I’ve never understood Passion Sunday. It has always seemed redundant to me in light of the triduum, The Three Days: Maundy Thursday, Good Friday, Easter. I’m not even entirely sure of its history, though it seems to me that perhaps churches started observing “Passion Sunday” out of either a desire to hear the passion narrative from a gospel other than John (John’s story is read on Good Friday) or because they wanted to make sure people heard the story, since some of them might not stick around through the full Holy Week observation.
Does this conglomeration fit our contemporary needs? Should Palm Sunday be its own thing? Should those churches (of which my own is an example) that observe only the Palm Sunday aspect of this day reconsider including the passion story, despite hearing it again on Good Friday?
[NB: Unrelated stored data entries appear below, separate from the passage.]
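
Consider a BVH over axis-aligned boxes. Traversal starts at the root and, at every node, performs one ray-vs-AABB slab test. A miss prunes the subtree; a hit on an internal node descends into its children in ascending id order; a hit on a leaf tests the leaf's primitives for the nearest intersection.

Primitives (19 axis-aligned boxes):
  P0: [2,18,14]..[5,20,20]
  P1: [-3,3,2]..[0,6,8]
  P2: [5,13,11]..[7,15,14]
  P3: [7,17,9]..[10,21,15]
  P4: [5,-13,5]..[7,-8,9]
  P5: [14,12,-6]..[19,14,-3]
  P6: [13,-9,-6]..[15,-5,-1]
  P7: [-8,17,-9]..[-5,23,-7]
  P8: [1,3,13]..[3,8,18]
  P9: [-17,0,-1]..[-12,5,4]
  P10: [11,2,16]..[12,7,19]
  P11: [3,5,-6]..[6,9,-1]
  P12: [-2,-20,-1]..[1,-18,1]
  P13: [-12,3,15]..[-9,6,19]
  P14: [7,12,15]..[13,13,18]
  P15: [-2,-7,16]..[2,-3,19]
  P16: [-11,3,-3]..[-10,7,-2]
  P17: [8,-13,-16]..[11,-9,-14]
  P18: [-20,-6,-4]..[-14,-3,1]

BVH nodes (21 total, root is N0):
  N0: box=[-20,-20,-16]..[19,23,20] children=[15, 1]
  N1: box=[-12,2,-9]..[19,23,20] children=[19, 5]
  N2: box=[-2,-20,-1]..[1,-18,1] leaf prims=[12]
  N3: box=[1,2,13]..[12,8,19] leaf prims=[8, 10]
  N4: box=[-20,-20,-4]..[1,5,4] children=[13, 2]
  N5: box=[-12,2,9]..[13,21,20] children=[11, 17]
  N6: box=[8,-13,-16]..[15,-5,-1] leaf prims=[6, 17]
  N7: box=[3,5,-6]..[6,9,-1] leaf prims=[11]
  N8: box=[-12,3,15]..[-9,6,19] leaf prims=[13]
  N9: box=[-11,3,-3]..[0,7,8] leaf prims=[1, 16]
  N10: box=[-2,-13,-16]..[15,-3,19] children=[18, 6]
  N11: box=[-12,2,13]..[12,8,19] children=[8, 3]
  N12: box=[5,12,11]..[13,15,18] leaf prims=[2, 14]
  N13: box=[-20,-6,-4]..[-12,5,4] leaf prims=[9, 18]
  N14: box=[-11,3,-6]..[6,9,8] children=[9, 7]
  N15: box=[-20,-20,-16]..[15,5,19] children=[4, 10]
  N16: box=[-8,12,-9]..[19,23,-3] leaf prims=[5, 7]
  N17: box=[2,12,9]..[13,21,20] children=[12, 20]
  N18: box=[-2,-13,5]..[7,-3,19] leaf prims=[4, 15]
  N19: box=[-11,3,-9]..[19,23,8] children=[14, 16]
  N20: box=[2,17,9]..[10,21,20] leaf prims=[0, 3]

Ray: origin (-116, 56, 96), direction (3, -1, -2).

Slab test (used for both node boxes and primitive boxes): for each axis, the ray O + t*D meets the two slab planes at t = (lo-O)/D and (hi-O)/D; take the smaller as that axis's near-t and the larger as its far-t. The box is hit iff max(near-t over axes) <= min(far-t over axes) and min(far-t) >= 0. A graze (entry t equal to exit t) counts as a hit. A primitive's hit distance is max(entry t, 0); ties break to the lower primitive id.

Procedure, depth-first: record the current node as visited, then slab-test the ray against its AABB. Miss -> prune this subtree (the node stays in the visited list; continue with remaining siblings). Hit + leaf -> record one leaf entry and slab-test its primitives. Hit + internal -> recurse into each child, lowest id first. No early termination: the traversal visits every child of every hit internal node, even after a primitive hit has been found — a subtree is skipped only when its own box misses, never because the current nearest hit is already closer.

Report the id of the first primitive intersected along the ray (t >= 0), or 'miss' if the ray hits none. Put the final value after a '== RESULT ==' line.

Traverse from the root:
N0 x:[32,45] y:[33,76] z:[38,56] -> hit [38,45], descend [1, 15]
  N1 x:[104/3,45] y:[33,54] z:[38,105/2] -> hit [38,45], descend [5, 19]
    N5 x:[104/3,43] y:[35,54] z:[38,87/2] -> hit [38,43], descend [11, 17]
      N11 x:[104/3,128/3] y:[48,54] z:[77/2,83/2] -> miss, prune
      N17 x:[118/3,43] y:[35,44] z:[38,87/2] -> hit [118/3,43], descend [12, 20]
        N12 x:[121/3,43] y:[41,44] z:[39,85/2] -> hit [41,85/2] leaf, test {P2@t=41, P14(miss)}
        N20 x:[118/3,42] y:[35,39] z:[38,87/2] -> miss, prune
    N19 x:[35,45] y:[33,53] z:[44,105/2] -> hit [44,45], descend [14, 16]
      N14 x:[35,122/3] y:[47,53] z:[44,51] -> miss, prune
      N16 x:[36,45] y:[33,44] z:[99/2,105/2] -> miss, prune
  N15 x:[32,131/3] y:[51,76] z:[77/2,56] -> miss, prune

order=[0, 1, 5, 11, 17, 12, 20, 19, 14, 16, 15]  |boxes|=11  |leaves|=1  hit=P2

== RESULT ==
2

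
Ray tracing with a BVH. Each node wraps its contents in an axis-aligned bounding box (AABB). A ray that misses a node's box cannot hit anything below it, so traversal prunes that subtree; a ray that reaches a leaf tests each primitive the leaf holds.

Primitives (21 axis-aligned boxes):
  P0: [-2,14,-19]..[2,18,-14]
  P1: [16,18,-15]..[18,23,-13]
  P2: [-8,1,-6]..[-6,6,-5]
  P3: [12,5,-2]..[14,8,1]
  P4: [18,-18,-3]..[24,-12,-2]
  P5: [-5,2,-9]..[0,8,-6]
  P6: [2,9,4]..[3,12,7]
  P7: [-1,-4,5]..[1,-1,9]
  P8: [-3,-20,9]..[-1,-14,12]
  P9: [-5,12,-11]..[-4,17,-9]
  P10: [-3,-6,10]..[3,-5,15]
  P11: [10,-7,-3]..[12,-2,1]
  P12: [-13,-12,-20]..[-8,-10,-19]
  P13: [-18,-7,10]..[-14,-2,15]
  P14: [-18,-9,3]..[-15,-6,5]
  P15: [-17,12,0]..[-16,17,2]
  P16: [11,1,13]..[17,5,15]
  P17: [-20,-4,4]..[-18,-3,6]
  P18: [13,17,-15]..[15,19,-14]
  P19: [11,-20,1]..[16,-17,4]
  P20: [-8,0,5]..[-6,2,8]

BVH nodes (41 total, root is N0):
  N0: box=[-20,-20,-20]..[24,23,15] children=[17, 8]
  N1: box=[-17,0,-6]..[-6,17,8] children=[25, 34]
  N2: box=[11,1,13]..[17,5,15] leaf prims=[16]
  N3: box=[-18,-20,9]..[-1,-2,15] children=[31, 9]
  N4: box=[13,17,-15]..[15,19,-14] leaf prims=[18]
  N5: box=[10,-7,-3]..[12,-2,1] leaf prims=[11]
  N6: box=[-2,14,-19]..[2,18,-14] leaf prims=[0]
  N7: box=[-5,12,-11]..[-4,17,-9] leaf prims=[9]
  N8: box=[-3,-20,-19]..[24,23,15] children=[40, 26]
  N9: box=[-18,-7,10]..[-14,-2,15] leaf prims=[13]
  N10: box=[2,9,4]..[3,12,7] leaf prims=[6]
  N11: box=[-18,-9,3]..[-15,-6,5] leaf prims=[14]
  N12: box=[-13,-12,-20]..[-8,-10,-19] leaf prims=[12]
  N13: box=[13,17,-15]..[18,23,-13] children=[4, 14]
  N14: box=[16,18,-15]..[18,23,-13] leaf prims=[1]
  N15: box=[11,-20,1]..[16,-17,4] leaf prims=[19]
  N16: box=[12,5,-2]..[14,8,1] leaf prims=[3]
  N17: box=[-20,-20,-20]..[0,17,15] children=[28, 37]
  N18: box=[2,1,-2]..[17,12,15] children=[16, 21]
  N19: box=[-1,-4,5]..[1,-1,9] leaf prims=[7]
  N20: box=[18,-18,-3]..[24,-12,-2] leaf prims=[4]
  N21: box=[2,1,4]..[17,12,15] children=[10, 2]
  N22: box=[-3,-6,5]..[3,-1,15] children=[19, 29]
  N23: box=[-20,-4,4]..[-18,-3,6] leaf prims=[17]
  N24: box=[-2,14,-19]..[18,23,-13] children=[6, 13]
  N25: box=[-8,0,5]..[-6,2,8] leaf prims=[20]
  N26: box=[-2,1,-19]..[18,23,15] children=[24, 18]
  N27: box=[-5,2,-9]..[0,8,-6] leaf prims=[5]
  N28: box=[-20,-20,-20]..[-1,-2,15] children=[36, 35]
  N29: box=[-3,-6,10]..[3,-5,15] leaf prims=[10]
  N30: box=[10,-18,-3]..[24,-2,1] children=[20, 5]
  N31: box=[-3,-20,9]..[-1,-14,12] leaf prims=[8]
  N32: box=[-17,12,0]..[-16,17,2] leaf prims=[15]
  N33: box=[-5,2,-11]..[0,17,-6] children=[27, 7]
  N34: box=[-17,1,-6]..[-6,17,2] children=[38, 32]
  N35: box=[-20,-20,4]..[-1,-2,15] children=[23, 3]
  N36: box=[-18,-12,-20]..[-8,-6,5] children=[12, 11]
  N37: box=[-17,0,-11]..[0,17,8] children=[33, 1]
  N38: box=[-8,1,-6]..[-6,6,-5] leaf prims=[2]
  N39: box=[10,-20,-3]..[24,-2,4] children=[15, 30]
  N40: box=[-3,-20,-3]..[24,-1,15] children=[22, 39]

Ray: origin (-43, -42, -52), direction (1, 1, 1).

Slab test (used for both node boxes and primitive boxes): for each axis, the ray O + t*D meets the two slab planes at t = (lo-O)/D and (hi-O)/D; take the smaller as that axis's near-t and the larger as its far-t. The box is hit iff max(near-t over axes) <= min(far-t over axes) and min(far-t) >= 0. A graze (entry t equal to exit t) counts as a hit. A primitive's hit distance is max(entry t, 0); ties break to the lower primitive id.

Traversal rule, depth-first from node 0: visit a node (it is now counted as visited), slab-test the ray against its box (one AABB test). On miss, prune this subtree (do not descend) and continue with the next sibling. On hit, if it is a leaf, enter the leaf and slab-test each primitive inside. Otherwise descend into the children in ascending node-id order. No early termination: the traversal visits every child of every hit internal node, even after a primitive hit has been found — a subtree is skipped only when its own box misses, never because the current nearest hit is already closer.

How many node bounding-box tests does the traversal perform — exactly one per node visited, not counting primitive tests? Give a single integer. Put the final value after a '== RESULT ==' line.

Walk:
N0 x:[23,67] y:[22,65] z:[32,67] -> hit [32,65], descend [8, 17]
  N8 x:[40,67] y:[22,65] z:[33,67] -> hit [40,65], descend [26, 40]
    N26 x:[41,61] y:[43,65] z:[33,67] -> hit [43,61], descend [18, 24]
      N18 x:[45,60] y:[43,54] z:[50,67] -> hit [50,54], descend [16, 21]
        N16 x:[55,57] y:[47,50] z:[50,53] -> miss, prune
        N21 x:[45,60] y:[43,54] z:[56,67] -> miss, prune
      N24 x:[41,61] y:[56,65] z:[33,39] -> miss, prune
    N40 x:[40,67] y:[22,41] z:[49,67] -> miss, prune
  N17 x:[23,43] y:[22,59] z:[32,67] -> hit [32,43], descend [28, 37]
    N28 x:[23,42] y:[22,40] z:[32,67] -> hit [32,40], descend [35, 36]
      N35 x:[23,42] y:[22,40] z:[56,67] -> miss, prune
      N36 x:[25,35] y:[30,36] z:[32,57] -> hit [32,35], descend [11, 12]
        N11 x:[25,28] y:[33,36] z:[55,57] -> miss, prune
        N12 x:[30,35] y:[30,32] z:[32,33] -> hit [32,32] leaf, test {P12@t=32}
    N37 x:[26,43] y:[42,59] z:[41,60] -> hit [42,43], descend [1, 33]
      N1 x:[26,37] y:[42,59] z:[46,60] -> miss, prune
      N33 x:[38,43] y:[44,59] z:[41,46] -> miss, prune

order=[0, 8, 26, 18, 16, 21, 24, 40, 17, 28, 35, 36, 11, 12, 37, 1, 33]  |boxes|=17  |leaves|=1  hit=P12

== RESULT ==
17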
Perhaps this is especially a concern in year A, when these Lenten gospel texts get pretty darned long—to read the whole passion story on Palm Sunday seems like unnecessary torture for the average worshiper who’s gone through several weeks of long gospel readings already;
What are your thoughts? Is this a consideration in your own congregation?




2 comments:
The history and development of the “Palm Sunday of the Passion of the Christ” is complex, and explained in one of my favorite books, Adolf Adam's The Liturgical Year. In the early 400s, Eastern Christians apparently gathered on the Mount of Olives for a service of scripture, then processed into Jerusalem with palm or olive branches. Later, the West had the service, but with an “anointing” emphasis. Although there was no palm procession, the Gospel reading was always the entrance into Jerusalem. In the Middle Ages (of course!), the focus on the palms themselves and their rituals blossomed (we do love our tangible devotional things). As I understand it, the 6th Sunday of Lent was the start of “Passiontide.” Matthew’s passion acount was read, I think. Mark was read on Tuesday, Luke on Wednesday, the Last Supper on Friday, and John - who gives the theological, paradoxical climax of the week – on Friday. There was not such a separation between Palm Sunday and the Triduum. The week focuses and telescopes in on the cross.
The point is not that we fashion Palm-Passion Sunday to fit our desires and needs; rather, just the opposite. We are shaped by the day and pulled into the crux (cross) of the matter. There can be no procession without the passion, or vice versa. The procession takes us reluctantly from Bethany and the comfort and companionship of a great friend and teacher, into Jerusalem and its pain and death.
I find this Sunday to be exhausting (partly because the choir sings at both services, which last 90 minutes each), but mainly because of the unfolding of events rolling us now rapidly forward and the realization that this is not about God exerting triumph through glory and power, but about God becoming vulnerable, weak, persecuted,killed, and triumphant through love. Everyone loves a parade. We jump on board. But then we find out that the parade is leading us somewhere - to a destination much more profound. It’s a trip with a triumphant ending, but first makes its way through painful streets and porticos.
Pastorally, I suppose the Passion accounts can be carefully abbreviated. We can explain the purpose of walking the entire lengthy path – why we “torture” ourselves with long readings. Or we can just do it, unapologetically, year after year, trusting that it will sink into our hearts.
We watch Jesus “ride on in lowly pomp – to die.”
Thanks for the history, Mark. That makes much more sense now, because it's clear that Palm/Passion Sunday was part of a larger context. The awkwardness I sense in it today (at least in my own experience) obviously comes from not celebrating those other days (Monday, Tuesday, Wednesday) which makes Palm/Passion Sunday feel so disconnected from the Triduum.
And of course you're right about being disciplined by the tradition rather than trying to personalize it according to our whims, because while pastoral concerns are important, at some point you risk throwing out the baby with the bath water--you completely change the life-giving nature of the tradition and it can no longer serve to shape the community.
And again, you're right about needing the palm and the passion, just like Easter and Good Friday are wedded together. We need to be reminded that this parade still points us to the cross, that Jesus is riding toward his death.